A man in a light blue shirt stands with his arms folded. An abstract painting behind him consists of geometric shapes in earth tones.
Marcin Węgrzynek. Image: Aon

‘Asking questions is crucial’ in the role of a business analyst

20 May 2021

Working in Kraków for Aon, Marcin Węgrzynek has built up experience across business intelligence-focused projects. Here, he shares what his role entails.

Having started out in Aon as a business analyst in 2017, Marcin Węgrzynek is currently manager of a business data analysis team in the company’s centre for innovation and analytics in Kraków.

Węgrzynek is part of a team that is building a data warehouse solution and acquiring new data sources to support global analytics products and services.

Here, we learn more about the job of a business analyst and how Węgrzynek’s experience with Aon led to his managerial role this year.

‘Acting as a bridge between the technical side and business side is very common in my role’

If there is such a thing, can you describe a typical day in your job at Aon?

That’s the beauty of working in this area, there’s nothing typical in this job! Even if you spend a few years building a unified approach for a reporting solution, there is no guarantee that you’ll end up with a fully generic data model that allows you to integrate every data source, even if it’s derived from a substantially similar area.

In other words, typically, every day I deal with various challenges that arise from working with data. This can’t be done only with a computer. Understanding the processes behind datasets is just as important. How you gain knowledge about these processes is through a lot of communication with business users and stakeholders. Acting as a bridge between the technical side and business side is very common in my role.

What kind of projects do you work on?

My projects predominantly relate to enhancements of our data warehouse and data model. These are driven by acquiring new data sources that need integration within our solution. As a result, we get a ‘single source of truth’ for financial, and other client and colleague analytics. Once integrated and unified, this data can be used to feed specific services and products that allow our clients and colleagues to access key metrics unique to Aon, therefore giving them a significant competitive edge.

One of my current projects revolves around a suite of self-service tools and insights to provide in-depth analysis of working capital, credit control and fiduciary metrics that inform specific day-to-day decisions. The metrics analysis enables efficiencies for teams to support processes improving cash flow, reducing bad debt provisions, and impacting collection and invoicing processes.

What skills do you use on a daily basis?

Communication, analytical thinking, technical skills, project management and requirements gathering. These are probably the top skills that hiring managers will look for in a business analytics role. I can fully agree, they are fundamental. A combination of all these is the key to success.

What is the hardest part of your working day?

I think that switching between initiatives and priorities is probably the most time-consuming part of my job. It can be frustrating at times. Working with different data sources and various stakeholders can also be challenging. It’s natural that context-switching can impact your focus and that’s something I am always trying to improve.

Do you have any productivity tips that help you through the working day?

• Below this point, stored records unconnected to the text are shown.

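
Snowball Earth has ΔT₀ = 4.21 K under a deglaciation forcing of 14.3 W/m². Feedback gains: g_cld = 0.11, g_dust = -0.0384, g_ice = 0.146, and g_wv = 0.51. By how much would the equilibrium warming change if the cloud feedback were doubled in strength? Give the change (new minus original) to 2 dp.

10.47 K

Original: g = 0.7276, ΔT = 4.21/(1−0.7276) = 15.4552 K.
With doubled cloud: g' = 0.8376, ΔT' = 4.21/(1−0.8376) = 25.9236 K.
Change = 25.9236 − 15.4552 = 10.47 K.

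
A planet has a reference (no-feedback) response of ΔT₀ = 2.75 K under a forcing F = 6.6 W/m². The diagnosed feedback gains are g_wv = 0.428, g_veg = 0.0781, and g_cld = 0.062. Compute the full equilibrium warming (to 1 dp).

Total gain g = 0.428 + 0.0781 + 0.062 = 0.5681.
Amplification A = 1/(1 − 0.5681) = 2.315.
ΔT = 2.75 × 2.315 = 6.4 K.

6.4 K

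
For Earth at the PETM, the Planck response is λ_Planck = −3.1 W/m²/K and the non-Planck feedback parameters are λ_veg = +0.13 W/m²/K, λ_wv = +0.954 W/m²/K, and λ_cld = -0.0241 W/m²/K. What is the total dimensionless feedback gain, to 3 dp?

Convert to gains: g_veg = 0.13/3.1 = 0.04194; g_wv = 0.954/3.1 = 0.3077; g_cld = -0.0241/3.1 = -0.007774.
Total gain g = 0.341866.

0.342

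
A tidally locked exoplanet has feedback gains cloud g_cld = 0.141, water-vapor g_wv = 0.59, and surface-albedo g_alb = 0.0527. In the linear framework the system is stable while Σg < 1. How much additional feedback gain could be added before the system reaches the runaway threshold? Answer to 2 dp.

Current total gain = 0.141 + 0.59 + 0.0527 = 0.7837.
Margin to runaway = 1 − 0.7837 = 0.22.

0.22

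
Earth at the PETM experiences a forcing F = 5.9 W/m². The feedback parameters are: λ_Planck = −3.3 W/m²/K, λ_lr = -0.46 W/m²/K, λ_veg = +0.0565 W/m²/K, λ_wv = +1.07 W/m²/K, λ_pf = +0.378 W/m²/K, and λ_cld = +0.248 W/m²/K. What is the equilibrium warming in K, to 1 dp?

2.9 K

Net feedback parameter λ = (−3.3) + (-0.46) + (+0.0565) + (+1.07) + (+0.378) + (+0.248) = -2.0075 W/m²/K.
ΔT = −F/λ = −5.9/(-2.0075) = 2.9 K.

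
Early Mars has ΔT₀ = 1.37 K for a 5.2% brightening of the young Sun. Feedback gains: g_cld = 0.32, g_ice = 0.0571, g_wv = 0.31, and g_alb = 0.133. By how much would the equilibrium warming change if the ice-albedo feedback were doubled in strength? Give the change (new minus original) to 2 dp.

Original: g = 0.8201, ΔT = 1.37/(1−0.8201) = 7.6153 K.
With doubled ice-albedo: g' = 0.8772, ΔT' = 1.37/(1−0.8772) = 11.1564 K.
Change = 11.1564 − 7.6153 = 3.54 K.

3.54 K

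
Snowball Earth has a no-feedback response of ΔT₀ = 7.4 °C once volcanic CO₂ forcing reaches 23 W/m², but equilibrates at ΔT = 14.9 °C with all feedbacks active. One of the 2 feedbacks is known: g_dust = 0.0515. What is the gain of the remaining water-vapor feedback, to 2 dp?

0.45

Amplification A = ΔT/ΔT₀ = 14.9/7.4 = 2.014.
Total gain g = 1 − 1/A = 1 − 1/2.014 = 0.5035.
The known gain is 0.0515.
g_wv = 0.5035 − 0.0515 = 0.45.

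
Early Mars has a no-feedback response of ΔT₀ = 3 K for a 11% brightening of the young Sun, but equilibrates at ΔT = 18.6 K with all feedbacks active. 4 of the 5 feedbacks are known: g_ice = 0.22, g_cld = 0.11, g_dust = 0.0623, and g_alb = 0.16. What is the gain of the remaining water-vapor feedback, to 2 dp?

Amplification A = ΔT/ΔT₀ = 18.6/3 = 6.2.
Total gain g = 1 − 1/A = 1 − 1/6.2 = 0.8387.
Known gains sum to 0.22 + 0.11 + 0.0623 + 0.16 = 0.5523.
g_wv = 0.8387 − 0.5523 = 0.29.

0.29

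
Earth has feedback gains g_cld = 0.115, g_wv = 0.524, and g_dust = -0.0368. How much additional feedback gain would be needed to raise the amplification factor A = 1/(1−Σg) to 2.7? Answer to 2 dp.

0.03

Current total gain = 0.6022.
Target gain for A = 2.7: g* = 1 − 1/2.7 = 0.6296.
Additional gain needed = 0.6296 − 0.6022 = 0.03.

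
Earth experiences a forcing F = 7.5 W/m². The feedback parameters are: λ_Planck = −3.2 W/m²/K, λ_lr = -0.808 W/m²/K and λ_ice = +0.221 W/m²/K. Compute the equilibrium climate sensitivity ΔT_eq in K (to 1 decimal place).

2.0 K

Net feedback parameter λ = (−3.2) + (-0.808) + (+0.221) = -3.787 W/m²/K.
ΔT = −F/λ = −7.5/(-3.787) = 2.0 K.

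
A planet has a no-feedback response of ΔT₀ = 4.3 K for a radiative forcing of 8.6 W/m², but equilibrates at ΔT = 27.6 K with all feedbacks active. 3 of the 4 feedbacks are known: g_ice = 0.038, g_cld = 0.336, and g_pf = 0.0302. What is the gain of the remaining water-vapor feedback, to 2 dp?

0.44

Amplification A = ΔT/ΔT₀ = 27.6/4.3 = 6.419.
Total gain g = 1 − 1/A = 1 − 1/6.419 = 0.8442.
Known gains sum to 0.038 + 0.336 + 0.0302 = 0.4042.
g_wv = 0.8442 − 0.4042 = 0.44.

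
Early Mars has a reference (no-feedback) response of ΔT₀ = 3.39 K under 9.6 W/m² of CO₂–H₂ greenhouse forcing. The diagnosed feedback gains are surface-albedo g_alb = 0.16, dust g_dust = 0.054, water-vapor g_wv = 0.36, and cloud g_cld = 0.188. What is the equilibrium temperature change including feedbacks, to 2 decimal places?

Total gain g = 0.16 + 0.054 + 0.36 + 0.188 = 0.762.
Amplification A = 1/(1 − 0.762) = 4.202.
ΔT = 3.39 × 4.202 = 14.24 K.

14.24 K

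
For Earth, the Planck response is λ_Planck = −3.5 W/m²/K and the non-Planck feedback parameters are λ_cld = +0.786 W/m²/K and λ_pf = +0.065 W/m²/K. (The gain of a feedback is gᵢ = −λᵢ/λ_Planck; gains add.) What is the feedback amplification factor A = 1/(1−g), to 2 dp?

Convert to gains: g_cld = 0.786/3.5 = 0.2246; g_pf = 0.065/3.5 = 0.01857.
Total gain g = 0.24317.
A = 1/(1 − 0.24317) = 1.32.

1.32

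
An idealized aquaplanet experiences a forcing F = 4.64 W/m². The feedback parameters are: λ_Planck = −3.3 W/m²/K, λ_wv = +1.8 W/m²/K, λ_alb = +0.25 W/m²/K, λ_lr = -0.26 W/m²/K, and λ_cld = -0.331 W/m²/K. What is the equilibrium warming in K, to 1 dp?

2.5 K

Net feedback parameter λ = (−3.3) + (+1.8) + (+0.25) + (-0.26) + (-0.331) = -1.841 W/m²/K.
ΔT = −F/λ = −4.64/(-1.841) = 2.5 K.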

There are no stupid questions. Never be afraid to ask about something that you don’t fully understand. When you deal with a completely new area, in which you simply don’t have any experience, you might get lost. That’s OK. Always look for answers coming from experts. Most of them will be happy to share their knowledge with you.

In larger projects, track your progress and focus on key deliverables. This way you won’t end up in a never-ending loop of ‘small additional enhancements’. These can cause a lot of extra work and make reaching the deadline far more difficult than anticipated.

When you first started as a business analyst, what were you most surprised to learn was important in this role?

Asking the right people the right questions. As I already said, asking questions is crucial in my role. It allows me to learn and understand things that are often not that obvious. I like to find the answers myself, but the volume of new components I needed to learn was just too high to continue down that path. I had to reach out to colleagues with greater experience, and it has paid off.

How has this role changed as this sector has grown and evolved?

As global trends show, the need to analyse our data is constantly growing. You can see it every day, where almost all industries have to deal with migration to a new and better environment, data engine or visualisation tool. It’s starting to impact everyone, from data engineers and architects, through to data scientists, data analysts and the end users.

In my role, it means I must keep up with all those changes, since each product or project involves cooperation with various team members and having good working knowledge of the tools they use.

What do you enjoy most about leading a business analytics team?

Definitely the most enjoyable part is knowing that this job has a meaning. That after all the work the whole team does, it’s serving a distinct purpose. It doesn’t matter if we enable new capabilities, help to cut costs or improve business processes. The outcome is never the same, but it’s always noticeable and important.

The second thing I enjoy is that I get to work with different people in different positions and roles. Being often in the centre of what’s going on in the project allows me to see the big picture. Not just in terms of my project scope, but also getting a glimpse into the firm’s broader objectives.